Keaton did not return calls seeking comment on the reason for withdrawing the application. It was due to be taken up by the Planning and Zoning Commission on Thursday. Keaton notified city officials of the withdrawal in an email on Wednesday afternoon.  

The group has targeted the overnight hours as the time when many overdose victims need direction but have few options for services.

“We will be the warm handoff to service providers that operate during traditional hours,” Keaton had written in the application.

The application was opposed by New London police Crime Prevention Officer Ryan Soccio, who wrote a letter indicating the new facility could lead to more crime in the area and negatively impact the quality of life in the neighborhood.

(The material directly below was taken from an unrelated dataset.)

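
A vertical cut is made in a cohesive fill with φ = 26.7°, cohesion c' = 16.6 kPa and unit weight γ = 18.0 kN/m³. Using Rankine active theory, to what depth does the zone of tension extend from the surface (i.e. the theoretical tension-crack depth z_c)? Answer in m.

2.99 m

K_a = tan²(45° − 26.7°/2) = 0.3800; √K_a = 0.6164.
The active pressure is zero where K_a γ z = 2c√K_a, so z_c = 2c/(γ√K_a) = 2×16.6/(18.0×0.6164) = 2.992 m.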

New London Human Services Director Jeanne Milstein said she “respectfully disagrees” with Soccio’s portrayal of addicts as criminals, which she said is a stigma associated with opioid addiction.

“This is not a moral failure or a character flaw. This is a disease,” Milstein said. “Sometimes people have a different view of people with the disease in the city as opposed to suburban communities. There are so many people that go to work every day, have families or are receiving medically based treatment.”

Milstein, while not offering an opinion on A-Cure’s application with the city, said the Opioid Action Team of Southeastern Connecticut has hired so-called recovery navigators to visit places where people might be struggling with addiction.

Among other things, she said the group looks at data and systemic barriers so that resources are used appropriately. More resources, Milstein said, are badly needed to address the overall problems associated with opioid addiction.